Adjusted(Y) = Y + 7 – 1.93 * X
The fact that the adjusted prevalence (Column H) is not dependent on population density can be verified graphically (Chart C). Readers can click back and forth between Chart B and Chart C to better understand the effect of the adjustment. I will come back to this adjusted prevalence.
Mercury Exposure Concentration vs. Autism
I obtained atmospheric mercury exposure concentrations for each county from 1996 EPA data (Column I). More recent data would’ve been better since our population density data is from 2006, but it is not clear if newer data is available. I learned of the 1996 data because that is what Windham et al. (2006) uses. I’m working under the assumption that changes in population density in the last decade have been roughly uniform across the state.
Let’s first look at Figure 2 (Chart E), a graph of log(mercury exposure) vs. autism prevalence, without adjustment for population density.
There is a graphically noticeable trend in Figure 2, which is not surprising. The question is, does the trend remain after adjustment for population density?

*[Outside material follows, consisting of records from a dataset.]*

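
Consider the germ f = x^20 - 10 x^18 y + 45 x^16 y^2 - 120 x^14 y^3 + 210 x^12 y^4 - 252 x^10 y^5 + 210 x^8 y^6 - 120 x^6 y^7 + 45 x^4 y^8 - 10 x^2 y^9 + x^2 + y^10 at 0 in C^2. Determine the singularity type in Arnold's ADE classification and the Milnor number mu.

The Hessian of f at 0 has rank 1. Corank 1: A-series; mu = 9 gives A_9.

Type A9, Milnor number mu = 9.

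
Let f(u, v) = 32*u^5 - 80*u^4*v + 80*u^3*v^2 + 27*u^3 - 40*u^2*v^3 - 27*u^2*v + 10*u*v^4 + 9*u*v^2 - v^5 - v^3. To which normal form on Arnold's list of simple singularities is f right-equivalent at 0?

E8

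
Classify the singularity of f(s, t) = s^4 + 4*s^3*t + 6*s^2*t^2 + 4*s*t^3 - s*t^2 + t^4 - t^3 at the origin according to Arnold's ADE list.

D_5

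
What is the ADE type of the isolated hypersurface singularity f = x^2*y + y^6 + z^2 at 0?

D_7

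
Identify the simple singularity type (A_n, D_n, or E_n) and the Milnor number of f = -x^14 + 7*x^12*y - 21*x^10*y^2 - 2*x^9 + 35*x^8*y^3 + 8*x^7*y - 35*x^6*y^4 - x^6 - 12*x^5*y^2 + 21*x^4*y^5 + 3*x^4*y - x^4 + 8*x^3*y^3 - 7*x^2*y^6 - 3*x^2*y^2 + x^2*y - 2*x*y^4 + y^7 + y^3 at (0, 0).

The Hessian of f at 0 is [[0, 0], [0, 0]] with rank 0, so corank 2. A Groebner basis of the Jacobian ideal J(f) in C{x,y} is {y^3, x^2 + 3*y^2, x*y}; counting standard monomials gives mu = 4. Corank 2; j^3 = y*(x^2 + y^2) splits into three distinct lines over C (the quadratic factor has nonzero discriminant), so D_4.

Type D4, Milnor number mu = 4.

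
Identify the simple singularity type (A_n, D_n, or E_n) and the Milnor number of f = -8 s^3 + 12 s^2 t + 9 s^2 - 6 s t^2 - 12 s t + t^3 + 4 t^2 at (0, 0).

The Hessian of f at 0 is [[18, -12], [-12, 8]] with rank 1, so corank 1. A Groebner basis of the Jacobian ideal J(f) in C{s,t} is {t^2, s - 2*t/3}; counting standard monomials gives mu = 2. Corank 1: A-series; mu = 2 gives A_2.

Type A_{2}, Milnor number mu = 2.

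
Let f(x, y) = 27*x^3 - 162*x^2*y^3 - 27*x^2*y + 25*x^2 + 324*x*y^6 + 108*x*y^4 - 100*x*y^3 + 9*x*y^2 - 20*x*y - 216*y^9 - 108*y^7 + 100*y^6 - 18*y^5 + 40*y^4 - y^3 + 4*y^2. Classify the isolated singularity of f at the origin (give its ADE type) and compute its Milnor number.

Type A_{2}, Milnor number mu = 2.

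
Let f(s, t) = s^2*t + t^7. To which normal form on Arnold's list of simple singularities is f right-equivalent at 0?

The Hessian of f at 0 is [[0, 0], [0, 0]] with rank 0, so corank 2. A Groebner basis of the Jacobian ideal J(f) in C{s,t} is {s^2/7 + t^6, s^3, s*t}; counting standard monomials gives mu = 8. Corank 2; j^3 = s^2*t has shape L^2 M (L != M), so D-series; mu = 8 gives D_8.

D8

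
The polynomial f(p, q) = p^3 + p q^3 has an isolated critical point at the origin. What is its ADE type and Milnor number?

The Hessian of f at 0 is [[0, 0], [0, 0]] with rank 0, so corank 2. A Groebner basis of the Jacobian ideal J(f) in C{p,q} is {p^3, p*q^2, 3*p^2 + q^3}; counting standard monomials gives mu = 7. Corank 2; j^3 = p^3 is a perfect cube, so E-series; the 4-jet and mu = 7 give E_7.

Type E_7, Milnor number mu = 7.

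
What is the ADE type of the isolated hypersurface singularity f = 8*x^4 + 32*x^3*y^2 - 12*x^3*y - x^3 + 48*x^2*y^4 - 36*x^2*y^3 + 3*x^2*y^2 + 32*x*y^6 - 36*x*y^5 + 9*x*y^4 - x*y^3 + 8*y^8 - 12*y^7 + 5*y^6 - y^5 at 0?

The Hessian of f at 0 has rank 0. Corank 2; j^3 = -x^3 is a perfect cube, so E-series; the 4-jet and mu = 7 give E_7.

E7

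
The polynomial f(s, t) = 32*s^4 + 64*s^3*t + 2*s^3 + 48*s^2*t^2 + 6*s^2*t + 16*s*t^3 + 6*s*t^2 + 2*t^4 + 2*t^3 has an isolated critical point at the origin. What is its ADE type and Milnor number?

Type E_{6}, Milnor number mu = 6.

The Hessian of f at 0 has rank 0. Corank 2; j^3 = 2*(s + t)^3 is a perfect cube, so E-series; the 4-jet and mu = 6 give E_6.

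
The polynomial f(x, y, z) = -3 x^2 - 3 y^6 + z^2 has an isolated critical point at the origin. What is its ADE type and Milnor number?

Type A_5, Milnor number mu = 5.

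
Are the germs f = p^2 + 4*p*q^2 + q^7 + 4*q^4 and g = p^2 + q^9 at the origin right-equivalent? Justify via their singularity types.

No.

The Hessian of f at 0 has rank 1. Corank 1: A-series; mu = 6 gives A_6. The Hessian of g at 0 has rank 1. Corank 1: A-series; mu = 8 gives A_8. f is A_6 but g is A_8, hence not right-equivalent.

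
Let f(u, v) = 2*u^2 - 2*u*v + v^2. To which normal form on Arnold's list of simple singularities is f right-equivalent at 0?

A_{1}

The Hessian of f at 0 is [[4, -2], [-2, 2]] with rank 2, so corank 0. A Groebner basis of the Jacobian ideal J(f) in C{u,v} is {u, v}; counting standard monomials gives mu = 1. Corank 0: nondegenerate Morse point, so A_1.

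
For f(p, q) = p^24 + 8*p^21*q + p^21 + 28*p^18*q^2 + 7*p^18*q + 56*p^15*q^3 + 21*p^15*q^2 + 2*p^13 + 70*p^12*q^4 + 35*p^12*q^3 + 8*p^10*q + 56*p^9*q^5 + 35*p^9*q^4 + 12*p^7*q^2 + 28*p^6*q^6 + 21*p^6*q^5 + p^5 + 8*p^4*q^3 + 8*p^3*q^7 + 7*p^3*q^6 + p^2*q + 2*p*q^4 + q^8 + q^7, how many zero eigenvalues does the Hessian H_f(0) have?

Hessian at 0 has rank 0.

2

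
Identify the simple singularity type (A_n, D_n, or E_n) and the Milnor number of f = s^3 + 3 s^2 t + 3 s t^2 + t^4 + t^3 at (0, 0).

Type E6, Milnor number mu = 6.

The Hessian of f at 0 has rank 0. Corank 2; j^3 = (s + t)^3 is a perfect cube, so E-series; the 4-jet and mu = 6 give E_6.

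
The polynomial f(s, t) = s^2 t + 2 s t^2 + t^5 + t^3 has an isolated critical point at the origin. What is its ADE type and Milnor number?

Type D6, Milnor number mu = 6.

The Hessian of f at 0 is [[0, 0], [0, 0]] with rank 0, so corank 2. A Groebner basis of the Jacobian ideal J(f) in C{s,t} is {s^2/5 + t^4 - t^2/5, s^3 + t^3, s*t + t^2}; counting standard monomials gives mu = 6. Corank 2; j^3 = t*(s + t)^2 has shape L^2 M (L != M), so D-series; mu = 6 gives D_6.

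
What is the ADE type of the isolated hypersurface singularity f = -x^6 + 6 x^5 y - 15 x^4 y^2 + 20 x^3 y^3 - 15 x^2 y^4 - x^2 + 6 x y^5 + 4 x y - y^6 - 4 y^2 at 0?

A_5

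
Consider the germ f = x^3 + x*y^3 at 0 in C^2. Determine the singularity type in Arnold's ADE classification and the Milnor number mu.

Type E7, Milnor number mu = 7.

The Hessian of f at 0 is [[0, 0], [0, 0]] with rank 0, so corank 2. A Groebner basis of the Jacobian ideal J(f) in C{x,y} is {x^3, x*y^2, 3*x^2 + y^3}; counting standard monomials gives mu = 7. Corank 2; j^3 = x^3 is a perfect cube, so E-series; the 4-jet and mu = 7 give E_7.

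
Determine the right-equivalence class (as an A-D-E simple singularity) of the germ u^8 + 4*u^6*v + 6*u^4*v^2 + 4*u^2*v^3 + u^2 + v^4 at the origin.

The Hessian of f at 0 is [[2, 0], [0, 0]] with rank 1, so corank 1. A Groebner basis of the Jacobian ideal J(f) in C{u,v} is {v^3, u}; counting standard monomials gives mu = 3. Corank 1: A-series; mu = 3 gives A_3.

A3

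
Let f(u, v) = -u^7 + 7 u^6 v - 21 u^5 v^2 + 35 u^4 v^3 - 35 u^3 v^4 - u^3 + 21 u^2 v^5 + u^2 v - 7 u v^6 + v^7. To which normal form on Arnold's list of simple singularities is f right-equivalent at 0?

D_8

The Hessian of f at 0 has rank 0. Corank 2; j^3 = -u^2*(u - v) has shape L^2 M (L != M), so D-series; mu = 8 gives D_8.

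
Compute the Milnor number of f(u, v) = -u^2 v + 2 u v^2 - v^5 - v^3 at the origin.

The Hessian of f at 0 is [[0, 0], [0, 0]] with rank 0, so corank 2. A Groebner basis of the Jacobian ideal J(f) in C{u,v} is {u^2/5 + v^4 - v^2/5, u^3 - v^3, u*v - v^2}; counting standard monomials gives mu = 6. Corank 2; j^3 = -v*(u - v)^2 has shape L^2 M (L != M), so D-series; mu = 6 gives D_6.

6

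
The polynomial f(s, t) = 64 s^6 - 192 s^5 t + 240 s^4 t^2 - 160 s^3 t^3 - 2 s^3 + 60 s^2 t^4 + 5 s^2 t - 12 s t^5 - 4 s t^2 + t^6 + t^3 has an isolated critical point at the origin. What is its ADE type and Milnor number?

Type D_7, Milnor number mu = 7.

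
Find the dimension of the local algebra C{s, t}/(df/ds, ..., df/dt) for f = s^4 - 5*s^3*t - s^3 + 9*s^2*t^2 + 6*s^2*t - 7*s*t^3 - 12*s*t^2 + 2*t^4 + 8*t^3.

7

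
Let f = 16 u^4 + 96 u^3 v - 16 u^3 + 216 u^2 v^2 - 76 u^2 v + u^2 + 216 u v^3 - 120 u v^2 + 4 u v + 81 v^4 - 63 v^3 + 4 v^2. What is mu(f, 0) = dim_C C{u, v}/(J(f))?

2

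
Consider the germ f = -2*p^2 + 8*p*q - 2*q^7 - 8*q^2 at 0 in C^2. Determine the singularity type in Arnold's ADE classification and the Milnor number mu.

Type A6, Milnor number mu = 6.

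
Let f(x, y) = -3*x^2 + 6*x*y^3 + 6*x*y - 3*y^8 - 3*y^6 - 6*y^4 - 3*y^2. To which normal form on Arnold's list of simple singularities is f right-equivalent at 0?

A7

The Hessian of f at 0 has rank 1. Corank 1: A-series; mu = 7 gives A_7.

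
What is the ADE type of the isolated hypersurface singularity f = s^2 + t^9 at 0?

A8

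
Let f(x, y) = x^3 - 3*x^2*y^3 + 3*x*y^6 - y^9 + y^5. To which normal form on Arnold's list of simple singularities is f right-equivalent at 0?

The Hessian of f at 0 has rank 0. Corank 2; j^3 = x^3 is a perfect cube, so E-series; the 5-jet and mu = 8 give E_8.

E_{8}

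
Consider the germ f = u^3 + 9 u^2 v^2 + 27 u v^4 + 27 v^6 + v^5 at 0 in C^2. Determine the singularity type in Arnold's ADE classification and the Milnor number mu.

The Hessian of f at 0 is [[0, 0], [0, 0]] with rank 0, so corank 2. A Groebner basis of the Jacobian ideal J(f) in C{u,v} is {v^4, u^3, u^2/6 + u*v^2}; counting standard monomials gives mu = 8. Corank 2; j^3 = u^3 is a perfect cube, so E-series; the 5-jet and mu = 8 give E_8.

Type E8, Milnor number mu = 8.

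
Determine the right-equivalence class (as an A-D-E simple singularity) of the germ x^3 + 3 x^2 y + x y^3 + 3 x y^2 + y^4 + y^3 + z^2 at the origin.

E_7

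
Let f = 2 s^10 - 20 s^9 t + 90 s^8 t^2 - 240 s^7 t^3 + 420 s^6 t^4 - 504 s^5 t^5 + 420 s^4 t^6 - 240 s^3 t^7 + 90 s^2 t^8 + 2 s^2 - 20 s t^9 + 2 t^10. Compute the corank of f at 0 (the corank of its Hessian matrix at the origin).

The Hessian at 0 is [[4, 0], [0, 0]] of rank 1; hence corank 1.

1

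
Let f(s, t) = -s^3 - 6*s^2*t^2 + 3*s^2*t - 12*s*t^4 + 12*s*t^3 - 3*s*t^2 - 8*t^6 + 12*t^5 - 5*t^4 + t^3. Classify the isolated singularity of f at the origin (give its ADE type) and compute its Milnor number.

Type E_{6}, Milnor number mu = 6.

The Hessian of f at 0 is [[0, 0], [0, 0]] with rank 0, so corank 2. A Groebner basis of the Jacobian ideal J(f) in C{s,t} is {s^3 + 3*s^2/4 - 3*s*t/2 + 3*t^2/4, s^2*t + s^2/2 - s*t + t^2/2, s^2/4 + s*t^2 - s*t/2 + t^2/4, t^3}; counting standard monomials gives mu = 6. Corank 2; j^3 = -(s - t)^3 is a perfect cube, so E-series; the 4-jet and mu = 6 give E_6.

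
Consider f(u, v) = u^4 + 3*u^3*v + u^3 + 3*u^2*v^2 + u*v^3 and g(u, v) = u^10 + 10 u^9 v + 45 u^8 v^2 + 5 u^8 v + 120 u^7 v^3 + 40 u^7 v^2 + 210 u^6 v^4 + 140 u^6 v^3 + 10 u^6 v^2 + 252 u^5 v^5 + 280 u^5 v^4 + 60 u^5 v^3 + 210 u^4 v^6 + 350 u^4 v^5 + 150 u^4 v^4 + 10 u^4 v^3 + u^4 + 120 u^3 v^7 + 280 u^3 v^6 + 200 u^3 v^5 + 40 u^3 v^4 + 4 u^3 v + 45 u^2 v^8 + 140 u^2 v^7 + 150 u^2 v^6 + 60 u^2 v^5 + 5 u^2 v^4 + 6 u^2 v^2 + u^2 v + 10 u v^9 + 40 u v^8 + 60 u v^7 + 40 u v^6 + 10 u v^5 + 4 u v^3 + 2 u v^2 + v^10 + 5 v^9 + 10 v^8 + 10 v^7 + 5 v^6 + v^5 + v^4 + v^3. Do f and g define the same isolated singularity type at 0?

The Hessian of f at 0 has rank 0. Corank 2; j^3 = u^3 is a perfect cube, so E-series; the 4-jet and mu = 7 give E_7. The Hessian of g at 0 has rank 0. Corank 2; j^3 = v*(u + v)^2 has shape L^2 M (L != M), so D-series; mu = 6 gives D_6. f is E_7 but g is D_6, hence not right-equivalent.

No.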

Figure 3 (Chart D) is a graph of log(mercury exposure) vs. standardized autism prevalence; that is, autism prevalence adjusted for population density as previously calculated. In this figure we see there’s no longer a graphically discernable correlation between environmental mercury and autism. In fact, Excel produces a linear fit that indicates there’s somewhat of an inverse correlation between environmental emissions and autism prevalence.
Granted, if we were to remove San Francisco as an outlier, the trend would be pushed upwards. But then in this graph there appear to be two additional outliers in the middle upper part of the graph, Orange county and Los Angeles county. Keep in mind we have not adjusted for wealth. Regardless of how we might adjust the analysis, I fail to see that the graph would support a statistically meaningful association between mercury exposure and autism.
So far I have provided evidence that, in California, an association between environmental mercury exposure and autism disappears once we control for population density. This is clear to my satisfaction, but I thought it would be a good idea to attempt an inverse exercise as an illustration of the adjustment method. That is, let us try adjusting prevalence for mercury exposure, and see if the correlation with population density remains.
This is similar to what I did previously. A linear model is discerned from the correlation between log(mercury exposure) and autism (Chart E). This is used to derive an adjustment formula (Column K) whose validity can be verified graphically (Chart F). The new adjusted prevalence (Column K) is used in a new graph of log(population density) vs. autism: Figure 4 (Chart G).
What Figure 4 (Chart G) tells us is that even after we control for mercury exposure, there is still a clear correlation between autism and population density. In other words, population density wins bigtime – I believe that is the epidemiological term.
An analysis of California data suggests that correlations between the administrative prevalence of autism and environmental mercury emissions are fully mediated by population density. Palmer et al. (2008) suggests there is a real effect in Texas, but its results are not convincing primarily because its control for urbanicity is limited and inconsistent with the hypothesis the paper tests.